After reckless lending brought several banks and some governments to
their knees during the global crisis, which is still playing itself
out in a number of euro zone countries, next year's Asset Quality
Review (AQR) by the European Central Bank will judge whether the
banks have done enough to recognize and provide for losses on their
loan books as of December 31.
The results feed into EU-wide stress tests that assess whether banks
need to raise more capital to insulate themselves against future
economic and financial shocks.
A Reuters analysis of the third-quarter results of Europe's 30
largest banks found that almost two thirds of the 27 that report
detailed quarterly figures said their balance sheets were less risky
at the end of September than at the end of June.
Cutting risk means they need less capital.
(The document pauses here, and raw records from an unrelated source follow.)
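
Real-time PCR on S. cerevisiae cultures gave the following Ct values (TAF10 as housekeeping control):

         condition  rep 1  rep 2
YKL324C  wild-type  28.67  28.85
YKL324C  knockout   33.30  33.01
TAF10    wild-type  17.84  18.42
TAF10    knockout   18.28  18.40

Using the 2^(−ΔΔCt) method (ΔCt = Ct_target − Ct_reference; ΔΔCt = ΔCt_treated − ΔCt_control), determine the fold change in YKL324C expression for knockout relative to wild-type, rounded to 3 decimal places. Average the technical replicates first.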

Assets such as unsecured personal loans, distressed commercial loans
and certain derivatives carry a higher risk weighting, while
government bonds are unweighted.
Swiss bank UBS cut 9 billion Swiss francs ($10 billion) of
risk-weighted assets (RWA) in the quarter by exiting derivatives
positions, while Spain's Bankia traded risky real estate assets with
national "bad bank" Sareb for 19.5 billion euros ($26.6 billion) of
government-guaranteed bonds.
But almost two thirds of the banks took lower charges for loan
losses in the third quarter than a year earlier, and the 'coverage
ratio' — what they set aside for losses relative to their stock of
impaired loans — rose only marginally.
John Paul Crutchley, co-head of European banking at UBS, thought
they would have increased provisions, drawing a parallel with the
way U.S. banks position themselves and their balance sheets before
the Federal Reserve's annual review, so the review won't unearth
nasty surprises.
"It's probably because at the Q3 stage there was a complete unknown
about how the ECB was going to conduct these asset quality reviews
(in euro zone countries) and stress tests," London-based Crutchley
added.
He and Berenberg's London-based banks analyst James Chappell expect
to see more action in the fourth quarter, as banks learn more about
the standards the ECB will apply in the euro zone and national
regulators will apply elsewhere.
At a recent industry event in Brussels, the head of the ECB's AQR
working group, Dutch regulator Anthony Kruizinga, was asked how
banks should prepare their year-end statements if details of the AQR
remain unclear. Banks should be more prudent, he replied. The DNB
and ECB both declined to elaborate.
COVERING ALL BASES
As things stand, coverage ratios vary widely across the EU, ranging
from 94 percent at Commerzbank to below 50 percent at others. The
ratios are difficult to compare across banks since they all use
slightly different metrics, but are expected to be closely examined
in the ECB's tests.
Banks were expected to improve the ratios in the run-up to the tests
by taking more provisions, but coverage ratios rose on average just
3 percent in the year to September 30 among the 22 that report the
data. Nine had lower ratios.
The bank with the biggest drop — Swedbank, down 18.5 percent — did
not respond to requests for comment.
Hot on their heels, Spanish banks BBVA and Bankia cited factors
including the transfer of real estate assets to Sareb, and changes
mandated by their local regulator.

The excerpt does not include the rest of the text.